Of course I ran into way more problems than I anticipated, because I’m apparently not all that great with numbers. Addition and subtraction are reasonably straightforward, especially if you implement a few simplification rules, e.g. when subtracting a negative number from a number, call the addition procedure with the sign removed. Dragons already start blowing smoke at multiplication; I wanted to implement it using integers, not floating point numbers, and I had never thought about how that would work prior to writing this library. Once I realized what I had to do with the multiplication bits and where to watch out for overflows, it was actually doable. I’m not completely convinced I’ve got all of the corner cases covered, though, because I suck at writing tests. Oh well.

Division is a whole other beast. I actually wasn’t able to write a correct version of division on the bus; I simply lacked context. This is where I gave up and looked around for rules how to implement these and was comforted by the fact that I’m not the only person who isn’t able to solve this problem by themselves. I also realized that scholars would disapprove of my format, but I couldn’t be bothered to update it into something more appropriate. My datastructure looks like this:

typedef struct {
  unsigned sign :1;
  unsigned before :31;
  unsigned after :32;
} silly;
Fig. 1: A silly number.

I find this format too cute to pass up1. The part after the decimal point, however, is where I was a bit more naive than is appropriate. The general consensus seems to be not just to store the fractional part as binary that “behaves like an integer”. I did it anyway, and to my surprise got through multiplication, although it is a bit more complex than if I had used a well-studied format.

2.5
// means "two and half", and is encoded as
// '2'     'half'
00000010.10000000

// So don't be tempted to write
00000010.00000101 // <- INCORRECT!

Fig. 2: The dos and don’ts of fixed points, as found on the internet.
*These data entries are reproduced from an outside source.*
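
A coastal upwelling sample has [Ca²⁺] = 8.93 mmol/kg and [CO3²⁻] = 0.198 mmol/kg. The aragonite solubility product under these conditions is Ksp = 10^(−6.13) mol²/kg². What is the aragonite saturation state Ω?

Ω = 2.39

Ksp = 10^(−6.13) = 7.413×10^-7
Ω = [Ca²⁺][CO3²⁻]/Ksp = (8.93×10^-3)(0.198×10^-3) / 7.413×10^-7 = 2.39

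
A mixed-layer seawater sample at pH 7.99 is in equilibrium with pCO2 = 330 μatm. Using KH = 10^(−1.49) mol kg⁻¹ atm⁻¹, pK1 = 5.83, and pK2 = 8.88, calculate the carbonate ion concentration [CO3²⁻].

[CO3²⁻] = 0.199 mmol/kg

[CO2*] = KH · pCO2 = 10^(−1.49) × 330×10^-6 = 1.068×10^-5 mol/kg
α₀ = 1/(1 + K1/[H⁺] + K1K2/[H⁺]²) = 1/(1 + 10^+2.16 + 10^+1.27) = 0.006091
DIC = [CO2*]/α₀ = 1.068×10^-5 / 0.006091 = 1.753 mmol/kg
[CO3²⁻] = α₂·DIC; α₂ = 0.1134, so [CO3²⁻] = 0.1134 × 1.753 = 0.199 mmol/kg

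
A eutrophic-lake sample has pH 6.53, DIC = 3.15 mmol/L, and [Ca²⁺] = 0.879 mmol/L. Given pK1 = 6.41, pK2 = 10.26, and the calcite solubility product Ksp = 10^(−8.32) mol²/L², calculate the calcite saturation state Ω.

Ω = 0.0612

α₂ = 1 / (1 + [H⁺]/K2 + [H⁺]²/(K1K2)) = 1 / (1 + 10^+3.73 + 10^+3.61)
   = 1 / (1 + 5370.3 + 4073.8) = 1/9445.1 = 0.0001059
[CO3²⁻] = α₂ × DIC = 0.0001059 × 3.15 = 0.0003335 mmol/L = 0.3335 μmol/L
Ksp = 10^(−8.32) = 4.786×10^-9
Ω = [Ca²⁺][CO3²⁻]/Ksp = (0.879×10^-3)(3.335×10^-7) / 4.786×10^-9 = 0.0612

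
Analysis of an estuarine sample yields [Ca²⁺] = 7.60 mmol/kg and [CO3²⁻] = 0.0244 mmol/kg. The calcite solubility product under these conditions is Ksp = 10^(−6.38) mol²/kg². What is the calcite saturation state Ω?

Ω = 0.445

Ksp = 10^(−6.38) = 4.169×10^-7
Ω = [Ca²⁺][CO3²⁻]/Ksp = (7.60×10^-3)(0.0244×10^-3) / 4.169×10^-7 = 0.445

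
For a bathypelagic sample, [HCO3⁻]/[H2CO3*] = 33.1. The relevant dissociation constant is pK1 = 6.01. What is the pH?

From K1 = [H⁺][HCO3⁻]/[H2CO3*]:  pH = pK1 + log₁₀([HCO3⁻]/[H2CO3*])
log₁₀(33.1) = +1.520
pH = 6.01 + (+1.520) = 7.53

pH = 7.53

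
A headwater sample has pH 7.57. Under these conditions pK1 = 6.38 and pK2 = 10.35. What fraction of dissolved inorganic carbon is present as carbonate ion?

α₂ = 1 / (1 + [H⁺]/K2 + [H⁺]²/(K1K2)) = 1 / (1 + 10^+2.78 + 10^+1.59)
   = 1 / (1 + 602.56 + 38.905) = 1/642.46 = 0.001557

α₂ = 0.00156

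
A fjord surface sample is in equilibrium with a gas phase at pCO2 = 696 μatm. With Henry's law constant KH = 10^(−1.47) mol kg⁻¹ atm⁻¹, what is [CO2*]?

KH = 10^(−1.47) = 3.388×10^-2 mol kg⁻¹ atm⁻¹
[CO2*] = KH · pCO2 = 3.388×10^-2 × 696×10^-6 atm = 2.36×10^-5 mol/kg

[CO2*] = 23.6 μmol/kg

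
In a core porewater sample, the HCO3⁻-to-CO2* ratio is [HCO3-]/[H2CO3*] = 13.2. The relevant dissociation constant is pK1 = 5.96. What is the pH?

pH = 7.08

From K1 = [H⁺][HCO3-]/[H2CO3*]:  pH = pK1 + log₁₀([HCO3-]/[H2CO3*])
log₁₀(13.2) = +1.121
pH = 5.96 + (+1.121) = 7.08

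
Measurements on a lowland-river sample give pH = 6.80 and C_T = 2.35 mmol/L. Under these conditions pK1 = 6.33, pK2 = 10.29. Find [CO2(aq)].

[CO2*] = 0.595 mmol/L

α₀ = 1 / (1 + K1/[H⁺] + K1K2/[H⁺]²) = 1 / (1 + 10^+0.47 + 10^-3.02)
   = 1 / (1 + 2.9512 + 0.00095499) = 1/3.9522 = 0.2530
[CO2*] = α₀ × DIC = 0.2530 × 2.35 = 0.595 mmol/L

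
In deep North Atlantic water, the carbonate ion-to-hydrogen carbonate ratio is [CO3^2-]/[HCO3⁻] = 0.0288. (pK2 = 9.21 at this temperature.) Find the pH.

From K2 = [H⁺][CO3^2-]/[HCO3⁻]:  pH = pK2 + log₁₀([CO3^2-]/[HCO3⁻])
log₁₀(0.0288) = -1.541
pH = 9.21 + (-1.541) = 7.67

pH = 7.67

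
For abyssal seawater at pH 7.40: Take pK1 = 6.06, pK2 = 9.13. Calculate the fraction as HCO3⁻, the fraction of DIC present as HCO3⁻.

α₁ = 1 / (1 + [H⁺]/K1 + K2/[H⁺]) = 1 / (1 + 10^-1.34 + 10^-1.73)
   = 1 / (1 + 0.045709 + 0.018621) = 1/1.0643 = 0.9396

α₁ = 0.940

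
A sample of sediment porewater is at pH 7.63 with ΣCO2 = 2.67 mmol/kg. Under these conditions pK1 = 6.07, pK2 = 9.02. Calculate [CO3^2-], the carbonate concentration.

α₂ = 1 / (1 + [H⁺]/K2 + [H⁺]²/(K1K2)) = 1 / (1 + 10^+1.39 + 10^-0.17)
   = 1 / (1 + 24.547 + 0.67608) = 1/26.223 = 0.03813
[CO3²⁻] = α₂ × DIC = 0.03813 × 2.67 = 0.102 mmol/kg

[CO3²⁻] = 0.102 mmol/kg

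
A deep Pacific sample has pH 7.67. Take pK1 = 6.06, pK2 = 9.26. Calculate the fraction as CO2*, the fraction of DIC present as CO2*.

α₀ = 1 / (1 + K1/[H⁺] + K1K2/[H⁺]²) = 1 / (1 + 10^+1.61 + 10^+0.02)
   = 1 / (1 + 40.738 + 1.0471) = 1/42.785 = 0.02337

α₀ = 0.0234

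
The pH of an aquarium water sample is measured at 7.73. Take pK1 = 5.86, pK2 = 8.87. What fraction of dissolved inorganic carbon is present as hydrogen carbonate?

α₁ = 1 / (1 + [H⁺]/K1 + K2/[H⁺]) = 1 / (1 + 10^-1.87 + 10^-1.14)
   = 1 / (1 + 0.013490 + 0.072444) = 1/1.0859 = 0.9209

α₁ = 0.921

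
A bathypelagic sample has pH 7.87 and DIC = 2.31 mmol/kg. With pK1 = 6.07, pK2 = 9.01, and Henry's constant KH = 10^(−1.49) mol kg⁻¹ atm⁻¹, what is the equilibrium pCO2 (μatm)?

pCO2 = 1040 μatm

α₀ = 1 / (1 + K1/[H⁺] + K1K2/[H⁺]²) = 1 / (1 + 10^+1.80 + 10^+0.66)
   = 1 / (1 + 63.096 + 4.5709) = 1/68.667 = 0.01456
[CO2*] = α₀ × DIC = 0.01456 × 2.31 = 0.03364 mmol/kg
pCO2 = [CO2*]/KH = 3.364×10^-5 / 3.236×10^-2 = 1040 μatm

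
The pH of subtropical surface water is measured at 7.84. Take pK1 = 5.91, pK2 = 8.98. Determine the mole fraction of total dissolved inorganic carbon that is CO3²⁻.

α₂ = 0.0668

α₂ = 1 / (1 + [H⁺]/K2 + [H⁺]²/(K1K2)) = 1 / (1 + 10^+1.14 + 10^-0.79)
   = 1 / (1 + 13.804 + 0.16218) = 1/14.966 = 0.06682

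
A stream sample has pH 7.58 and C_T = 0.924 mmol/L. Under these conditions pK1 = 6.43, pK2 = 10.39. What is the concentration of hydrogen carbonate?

[HCO3⁻] = 0.862 mmol/L

α₁ = 1 / (1 + [H⁺]/K1 + K2/[H⁺]) = 1 / (1 + 10^-1.15 + 10^-2.81)
   = 1 / (1 + 0.070795 + 0.0015488) = 1/1.0723 = 0.9325
[HCO3⁻] = α₁ × DIC = 0.9325 × 0.924 = 0.862 mmol/L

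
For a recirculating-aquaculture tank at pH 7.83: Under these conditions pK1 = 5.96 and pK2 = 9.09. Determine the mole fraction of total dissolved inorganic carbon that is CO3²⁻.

α₂ = 0.0514

α₂ = 1 / (1 + [H⁺]/K2 + [H⁺]²/(K1K2)) = 1 / (1 + 10^+1.26 + 10^-0.61)
   = 1 / (1 + 18.197 + 0.24547) = 1/19.442 = 0.05143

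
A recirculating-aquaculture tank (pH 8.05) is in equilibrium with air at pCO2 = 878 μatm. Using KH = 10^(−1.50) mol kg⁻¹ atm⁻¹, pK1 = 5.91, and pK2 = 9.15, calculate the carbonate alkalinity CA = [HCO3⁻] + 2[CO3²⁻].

[CO2*] = KH · pCO2 = 10^(−1.50) × 878×10^-6 = 2.776×10^-5 mol/kg
α₀ = 1/(1 + K1/[H⁺] + K1K2/[H⁺]²) = 1/(1 + 10^+2.14 + 10^+1.04) = 0.006667
DIC = [CO2*]/α₀ = 2.776×10^-5 / 0.006667 = 4.165 mmol/kg
CA = (α₁ + 2α₂)·DIC = (0.9202 + 2×0.07310) × 4.165 = 4.44 mmol/kg

CA = 4.44 mmol/kg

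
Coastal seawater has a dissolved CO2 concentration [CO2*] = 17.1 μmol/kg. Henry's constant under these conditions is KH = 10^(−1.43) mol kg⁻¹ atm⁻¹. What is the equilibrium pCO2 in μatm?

pCO2 = 460 μatm

KH = 10^(−1.43) = 3.715×10^-2 mol kg⁻¹ atm⁻¹
pCO2 = [CO2*]/KH = 17.1×10^-6 / 3.715×10^-2 = 4.60×10^-4 atm = 460 μatm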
I suppose it’s good to document that I know I’m doing it wrong and should really care more.

Back to division: the problem that I encountered—and haven’t solved yet, because I couldn’t find a fix on the internet—is that when dividing two numbers I suffer from a loss of precision. In multiplication I solved that by multiplying the components individually and then shifting or masking the result, which degrades in the same way as an overflow would. With division, however, I need a double precision container type in which I could perform the calculation—a uint128_t would be great here. Alas, this type doesn’t exist, and it wasn’t immediately obvious how to emulate that behaviour; for now the “library” only supports integer precision division.2

This was a fun little exercise in computational mathematics and really foundational. In hindisght I’m a bit bummed I didn’t get to do things like these in university, because I think those exercises are simple and have a big return on investment. If I go back to university and work as a TA, my students might have to trudge through horrible exercises like these. Read this, according to personal taste, as an invitation either to pity or envy them.

Footnotes

1. If you don’t know what the trailing numbers in the struct definitions are: these are bitfields, and they are incredibly handy.

2. If anyone knows how to remedy this, please explain it to me! It sounds like this is a well-known problem, but I can’t figure it out for division.